Three, forging ahead with the most popular/fashionable policy while developing a political narrative without due process or, in other words, sans input from neutral sector experts. Power plants approved and installed under CPEC focused on generation and not on a cost-benefit analysis.
Thus for example the decision to set up a coal power plant away from the source of coal failed to take account of the obvious transport, environmental and health costs. Today the focus is on renewables and one can only hope that the lacunas in the entire sector are being taken into account and a cost-benefit analysis undertaken before forging ahead.
In 2020 the government renegotiated with IPPs formed under the 1994 and 2002 power policies; however, to reach an agreement required the presence of a premier spy agency as one of the negotiators.
The agreement included payment of outstanding receivables (with 601 billion rupees requested by the Power Division and provided by the Finance Ministry prior to 30 June 2023) as well as: (i) reduction of capacity payments and variable operation and maintenance by 11 percent, (ii) the dollar rate and US CPI indexation to be discontinued on 50 percent of the reduced capacity payments agreed and to be fixed at National Bank of Pakistan’s TT/OD selling rate with no currency indexation or inflation adjustments in future; (iii) termination of plants considering their commercial and technical viability; and (iv) the power purchaser to ensure adherence to its contractual obligations and the government and power purchaser pledged to work towards resolution of adjudication for relevant IPPs.
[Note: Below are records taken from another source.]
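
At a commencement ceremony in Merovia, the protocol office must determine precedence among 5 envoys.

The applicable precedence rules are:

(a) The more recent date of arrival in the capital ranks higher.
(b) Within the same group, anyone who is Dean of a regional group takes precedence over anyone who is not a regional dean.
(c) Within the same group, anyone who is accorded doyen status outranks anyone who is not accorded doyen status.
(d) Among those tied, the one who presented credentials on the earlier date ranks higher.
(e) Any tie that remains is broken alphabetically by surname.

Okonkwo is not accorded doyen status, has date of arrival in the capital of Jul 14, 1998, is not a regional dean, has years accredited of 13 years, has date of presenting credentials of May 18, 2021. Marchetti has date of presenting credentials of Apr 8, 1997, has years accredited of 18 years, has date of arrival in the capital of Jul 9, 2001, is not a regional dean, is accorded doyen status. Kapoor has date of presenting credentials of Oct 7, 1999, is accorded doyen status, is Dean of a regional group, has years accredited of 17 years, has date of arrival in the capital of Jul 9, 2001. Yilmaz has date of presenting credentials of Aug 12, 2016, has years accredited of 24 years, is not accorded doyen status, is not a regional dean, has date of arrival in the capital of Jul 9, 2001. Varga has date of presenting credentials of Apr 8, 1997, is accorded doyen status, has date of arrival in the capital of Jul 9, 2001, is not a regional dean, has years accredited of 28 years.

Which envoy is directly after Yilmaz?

Okonkwo

By date of arrival in the capital (later first): Kapoor, Marchetti, Varga and Yilmaz (each Jul 9, 2001); then Okonkwo (Jul 14, 1998).
Among Kapoor, Marchetti, Varga and Yilmaz, Dean of a regional group before not a regional dean: Kapoor (Dean of a regional group) before Marchetti, Varga and Yilmaz (not a regional dean).
Among Marchetti, Varga and Yilmaz, accorded doyen status before not accorded doyen status: Marchetti and Varga (accorded doyen status) before Yilmaz (not accorded doyen status).
Marchetti and Varga both have date of presenting credentials Apr 8, 1997, so the next rule applies.
Among Marchetti and Varga, alphabetically by surname: Marchetti before Varga.
Order: Kapoor, Marchetti, Varga, Yilmaz, Okonkwo.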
The net effect of this agreement sadly was estimated at less than a rupee per unit on consumer tariffs in the next three decades.
The outstanding issue is that of CPEC projects with China refusing to renegotiate citing the fact that it would then have to do so for projects in other countries, though there is heavy reliance on China for roll-overs and new lending to meet the country’s external resource requirements as a key component of the SBA with the IMF.
While multilaterals as well as some bilaterals are reportedly urging the government to try to renegotiate with Chinese IPPs on the same lines as those successfully completed with the IPPs under the 1994 and 2002 power policies yet the only mention in the SBA documents is a pledge by the government that a budgeted subsidy of 976 billion rupees would address urgent liquidity needs in the current fiscal year by covering: (i) outlays for the projected power differentials (for discos and KE 319 billion rupees) as well as one off payments or instalments to provinces, tribal areas and KE (265 billion rupees, and (ii) circular debt stock of 392 billion rupees through PHPL principal settlements (82 billion rupees) and payments to Government Power Producers and CPEC (310 billion rupees).
At Chinese continued insistence the government has set up a 50 billion rupee revolving fund, allowing 4 billion-rupee withdrawal per month, that places Chinese IPPs at the front of the queue for repayment.
SBA however does not focus on improving energy sector performance but on strengthening sector’s financial viability by aligning tariffs with costs through promptly notifying regulators Nepra and Ogra’s determinations while circular debt related financial costs are to be in line with current power and emerging gas circular debt management plan to put tariffs on a downward trajectory – a plan that has yet to be finalized.
To conclude, disturbingly while the IMF engaged with all national parties on the SBA it failed to engage with economists/financial and power sector experts or the general consumers for their input in formulating a plan that minimises the onus of passing on the buck to the paying consumers, especially with inflation a high of 28 percent, and focusing on improving sectoral performance.